グリッド状にレイアウトされた作品群に高野山の美しさを感じ、そこで生活する人々が写された作品からは、彼ら(彼女ら)への親しみ・感謝の気持ちを感じ取ることができる。

 今回の展示は、写真集として出版することを見据えての展示だという。ドキュメンタリーとしての質の高さは、写真集としての完成度の高さを予感させる。いつか実際に出版されることがあれば、写真集「一山」、ぜひ手に取ってみたいと思わせる写真展だった。

2013年4月7日日曜日

G/P gallery 川島崇志 [新しい岸、女を巡る断片]

 2012年のTokyo Frontline Photo Awardでグランプリに選ばれた今年注目の写真家。
 「私のような類いの写真は批判を浴びるかもしれないが、そこにあるスペクタクルは私を掴んで放さない。」とは写真家の覚悟。最も重要なことは、何を撮ったかということ以上に、これらのイメージから何を思うかということだろうと語る作者は、コンテンポラリーな表現で作品制作を続ける。考えることに重きを置く作品たちは、鑑賞者をしばし立ち止まらせる。
 言葉では交わされない作者の訴えと鑑賞者の心の変化。それは作品展示の一つの醍醐味だろう。



2013年3月27日水曜日

Tokyoarts Gallery [BURST]

 1970年代・80年代生まれの写真家5人によるグループ展。
アウトサイダーと呼ばれる集団に入り込み、生活を共にしながら被写体との関係を築きあげ、至近距離での撮影を行っている。
 ここ最近、自分の作品も含めてだが抽象的な表現に寄った作品を目にすることが多くなってきた中、5人ともがストレートな視点を展開させていたことが新鮮に映った。一見するとライブでスナップ的なヴィジュアルが多く、被写体の生活に入り込み撮影するそのスタイルに、実直なドキュメンタリー性を感じた。
 いくつかの文化・世代・風土と、異なったフィールドで作製されたこれらの作品からは一様にメランコリーな雰囲気が漂う。のどの渇きにも似た生への衝動を感じる展示だった。

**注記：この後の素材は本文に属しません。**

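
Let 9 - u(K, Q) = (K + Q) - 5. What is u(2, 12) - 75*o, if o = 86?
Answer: -6450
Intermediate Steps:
u(K, Q) = 14 - K - Q (u(K, Q) = 9 - ((K + Q) - 5) = 9 - (-5 + K + Q) = 9 + (5 - K - Q) = 14 - K - Q)
u(2, 12) - 75*o = (14 - 1*2 - 1*12) - 75*86 = (14 - 2 - 12) - 6450 = 0 - 6450 = -6450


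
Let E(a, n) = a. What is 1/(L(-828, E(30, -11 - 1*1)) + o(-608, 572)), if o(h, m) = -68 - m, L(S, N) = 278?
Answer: -1/362 ≈ -0.0027624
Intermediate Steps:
1/(L(-828, E(30, -11 - 1*1)) + o(-608, 572)) = 1/(278 + (-68 - 1*572)) = 1/(278 + (-68 - 572)) = 1/(278 - 640) = 1/(-362) = -1/362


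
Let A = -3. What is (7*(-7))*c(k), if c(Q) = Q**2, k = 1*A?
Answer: -441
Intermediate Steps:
k = -3 (k = 1*(-3) = -3)
(7*(-7))*c(k) = (7*(-7))*(-3)**2 = -49*9 = -441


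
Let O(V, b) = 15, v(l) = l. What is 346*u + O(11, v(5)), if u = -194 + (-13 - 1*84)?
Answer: -100671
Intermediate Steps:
u = -291 (u = -194 + (-13 - 84) = -194 - 97 = -291)
346*u + O(11, v(5)) = 346*(-291) + 15 = -100686 + 15 = -100671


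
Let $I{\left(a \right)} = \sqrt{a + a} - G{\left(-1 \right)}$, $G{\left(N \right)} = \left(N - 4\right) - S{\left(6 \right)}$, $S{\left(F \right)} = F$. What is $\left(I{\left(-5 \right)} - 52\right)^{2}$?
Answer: $\left(41 - i \sqrt{10}\right)^{2} \approx 1671.0 - 259.31 i$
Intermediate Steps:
$G{\left(N \right)} = -10 + N$ ($G{\left(N \right)} = \left(N - 4\right) - 6 = \left(-4 + N\right) - 6 = -10 + N$)
$I{\left(a \right)} = 11 + \sqrt{2} \sqrt{a}$ ($I{\left(a \right)} = \sqrt{a + a} - \left(-10 - 1\right) = \sqrt{2 a} - -11 = \sqrt{2} \sqrt{a} + 11 = 11 + \sqrt{2} \sqrt{a}$)
$\left(I{\left(-5 \right)} - 52\right)^{2} = \left(\left(11 + \sqrt{2} \sqrt{-5}\right) - 52\right)^{2} = \left(\left(11 + \sqrt{2} i \sqrt{5}\right) - 52\right)^{2} = \left(\left(11 + i \sqrt{10}\right) - 52\right)^{2} = \left(-41 + i \sqrt{10}\right)^{2}$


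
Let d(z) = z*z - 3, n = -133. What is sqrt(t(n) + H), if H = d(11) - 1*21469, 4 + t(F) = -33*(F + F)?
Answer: I*sqrt(12577) ≈ 112.15*I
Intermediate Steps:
d(z) = -3 + z**2 (d(z) = z**2 - 3 = -3 + z**2)
t(F) = -4 - 66*F (t(F) = -4 - 33*(F + F) = -4 - 66*F)
H = -21351 (H = (-3 + 11**2) - 1*21469 = (-3 + 121) - 21469 = 118 - 21469 = -21351)
sqrt(t(n) + H) = sqrt((-4 - 66*(-133)) - 21351) = sqrt((-4 + 8778) - 21351) = sqrt(8774 - 21351) = sqrt(-12577) = I*sqrt(12577)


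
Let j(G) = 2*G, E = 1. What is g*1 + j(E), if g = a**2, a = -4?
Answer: 18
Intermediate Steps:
g = 16 (g = (-4)**2 = 16)
g*1 + j(E) = 16*1 + 2*1 = 16 + 2 = 18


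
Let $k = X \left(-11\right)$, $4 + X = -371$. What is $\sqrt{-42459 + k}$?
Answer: $i \sqrt{38334} \approx 195.79 i$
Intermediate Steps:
$X = -375$ ($X = -4 - 371 = -375$)
$k = 4125$ ($k = \left(-375\right) \left(-11\right) = 4125$)
$\sqrt{-42459 + k} = \sqrt{-42459 + 4125} = \sqrt{-38334} = i \sqrt{38334}$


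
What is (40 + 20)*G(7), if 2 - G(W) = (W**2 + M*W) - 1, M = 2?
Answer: -3600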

http://www.tokyoartsgallery.com/index.html

2013年3月24日日曜日

Artiststatement

 グラフィカルなビジュアルに惹かれるものを感じ、作品制作を続けている。
写真というメディアの中で私が興味を持つのは、類似した被写体を採集・比較することから見えてくる問題提起やメッセージ。私たちが暮らす何気ない日常の中にあるピクトリアルな一瞬。
 コンセプチュアルな作品群は、現代に生きる私の関心事を表現することで社会との繋がりを意識し、私の中のアイデンティティを再認識する助けになると同時に、これをコミュニケーションツールとして使用することで、さらに理解を深めることを目指している。
 また、スナップを意識した作品群は私的な視覚を頼りに、私の感覚によってその存在が認められるものを記録することによる、写真が持つ表現力の中においての自由への渇望である。自己の感性による作品を写真史のどこに位置付けることができるかを探り、言語化を試みることで表現者としての個性の確立を図る。